Gitolite repositories do not have working copies. So, you need to create other repositories with working copies, fix the data and click on managed gitolit. The easiest way to do this is on the server directly. Therefore, in every www do directory:
cd /home/X/www git init git remote add origin /home/gitolite/repositories/X.git git add . git commit git push origin
Now you have the data in the repositories, which was the easy part. I assume that the same user account has access to both gitolite repositories and server data (as you said in the chat), which greatly facilitates the problem.
There are no alternatives in the repositories now, so you have two copies of the data. To remove them, this is probably the easiest thing for every site:
cd /home/X git clone -s /home/gitolite/repositories/X.git www.new mv www www.old mv www.new www rm -r www.old
(the -s for cloning ensures that the repository /home/X/www/.git will not copy data from /home/gitolite/repositories/X.git ).

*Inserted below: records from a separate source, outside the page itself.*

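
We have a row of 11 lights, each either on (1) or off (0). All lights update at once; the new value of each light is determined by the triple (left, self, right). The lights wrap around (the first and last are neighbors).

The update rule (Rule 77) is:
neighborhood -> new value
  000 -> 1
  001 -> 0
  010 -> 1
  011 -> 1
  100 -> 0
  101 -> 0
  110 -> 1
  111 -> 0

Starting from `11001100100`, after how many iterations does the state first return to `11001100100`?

iteration 1: 11001100100

1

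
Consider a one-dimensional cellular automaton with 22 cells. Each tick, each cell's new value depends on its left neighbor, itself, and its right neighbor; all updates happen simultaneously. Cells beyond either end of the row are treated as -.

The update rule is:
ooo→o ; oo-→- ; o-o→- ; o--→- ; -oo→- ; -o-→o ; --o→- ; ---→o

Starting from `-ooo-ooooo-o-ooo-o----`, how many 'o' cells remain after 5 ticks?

tick 1: --o---ooo--o--o--o-ooo
tick 2: o-o-o--o---o--o--o--o-
tick 3: o-o-o--o-o-o--o--o--o-
tick 4: o-o-o--o-o-o--o--o--o-  (fixed point — unchanged through tick 5)
count of o: 9

9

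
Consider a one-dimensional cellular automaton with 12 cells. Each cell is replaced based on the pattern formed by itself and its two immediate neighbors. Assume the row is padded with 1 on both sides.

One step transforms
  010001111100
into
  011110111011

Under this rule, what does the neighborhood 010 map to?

At position 1 the neighborhood is 010; the next row has 1 there.

1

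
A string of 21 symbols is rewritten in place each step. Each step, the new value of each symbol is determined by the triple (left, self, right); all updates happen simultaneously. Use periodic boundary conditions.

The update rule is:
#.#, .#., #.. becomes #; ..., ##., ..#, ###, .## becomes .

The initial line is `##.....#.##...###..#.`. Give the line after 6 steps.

##..#.##.....#.##....

..#....##..#.....#.##
#.##.....#.##....##..
##..#....##..#.....#.
..#.##.....#.##....##
#.##..#....##..#.....
##..#.##.....#.##....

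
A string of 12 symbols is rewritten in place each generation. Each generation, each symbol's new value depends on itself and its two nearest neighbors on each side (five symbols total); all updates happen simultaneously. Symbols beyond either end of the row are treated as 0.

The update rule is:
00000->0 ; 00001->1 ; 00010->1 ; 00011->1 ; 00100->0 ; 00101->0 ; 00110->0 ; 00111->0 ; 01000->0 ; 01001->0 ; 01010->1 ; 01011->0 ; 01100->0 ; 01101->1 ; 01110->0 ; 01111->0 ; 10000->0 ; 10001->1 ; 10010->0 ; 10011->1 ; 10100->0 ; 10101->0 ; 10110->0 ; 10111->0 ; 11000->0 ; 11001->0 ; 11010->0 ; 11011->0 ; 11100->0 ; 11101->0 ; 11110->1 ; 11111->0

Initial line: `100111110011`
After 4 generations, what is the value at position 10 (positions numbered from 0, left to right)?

001000100100
110011000000
000100000000
011000000000
position 10 holds 0

0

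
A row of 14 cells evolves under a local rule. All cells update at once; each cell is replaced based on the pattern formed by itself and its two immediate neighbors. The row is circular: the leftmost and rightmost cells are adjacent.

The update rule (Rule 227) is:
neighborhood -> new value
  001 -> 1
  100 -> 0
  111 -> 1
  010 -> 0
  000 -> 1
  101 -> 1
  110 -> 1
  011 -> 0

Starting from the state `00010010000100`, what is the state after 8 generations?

11100100111001
11101001011010
01110010101101
10110101010110
01011010101011
10101101010101
11010110101010
01101011010101

01101011010101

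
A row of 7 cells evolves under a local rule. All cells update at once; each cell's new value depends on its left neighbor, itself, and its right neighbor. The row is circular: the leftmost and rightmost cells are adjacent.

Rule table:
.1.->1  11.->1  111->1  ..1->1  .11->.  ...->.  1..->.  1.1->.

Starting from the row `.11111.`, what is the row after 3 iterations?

1.1111.
1..111.
1.1.11.

1.1.11.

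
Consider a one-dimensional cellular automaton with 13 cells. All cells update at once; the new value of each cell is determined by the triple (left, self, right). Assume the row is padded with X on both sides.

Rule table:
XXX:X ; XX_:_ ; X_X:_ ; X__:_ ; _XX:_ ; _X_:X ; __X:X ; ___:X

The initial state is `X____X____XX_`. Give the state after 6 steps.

step 1: __XXXX_XXX___
step 2: _X_XX___X__XX
step 3: _X____XXX_X_X
step 4: _X_XXX_X__X__
step 5: _X__X__X_XX_X
step 6: _X_XX_XX_____

_X_XX_XX_____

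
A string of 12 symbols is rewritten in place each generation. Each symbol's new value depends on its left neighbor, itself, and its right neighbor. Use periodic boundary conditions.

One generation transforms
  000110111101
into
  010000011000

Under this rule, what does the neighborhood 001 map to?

0

At position 2 the neighborhood is 001; the next row has 0 there.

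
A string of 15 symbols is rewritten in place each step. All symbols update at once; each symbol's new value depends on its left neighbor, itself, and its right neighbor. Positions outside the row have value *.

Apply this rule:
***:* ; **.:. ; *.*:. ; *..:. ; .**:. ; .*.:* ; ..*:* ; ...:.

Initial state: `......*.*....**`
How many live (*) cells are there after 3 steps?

step 1: .....**.*...*.*
step 2: ....*...*..**..
step 3: ...**..**.*...*
count of *: 6

6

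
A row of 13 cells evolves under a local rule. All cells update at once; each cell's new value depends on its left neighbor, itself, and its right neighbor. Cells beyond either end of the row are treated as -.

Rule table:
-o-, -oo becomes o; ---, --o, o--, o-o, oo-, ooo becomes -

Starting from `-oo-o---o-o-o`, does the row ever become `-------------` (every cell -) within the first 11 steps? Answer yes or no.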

And finally, you need to install the hook. This has already been explained in this question , but your situation is a bit simpler. Since the data lives on the same server and under the same user, you can simply set the hook after the update to all gitolite repositories containing only:
#!/bin/sh cd /home/X/www git pull
If you ever want to move the repositories and the web server to separate servers (which I would recommend, because the web server, if it is facing outward, should be in the "DMZ", and the git server is better on your internal network after another line of firewalls), of course, you will need the ssh trigger described in this other question.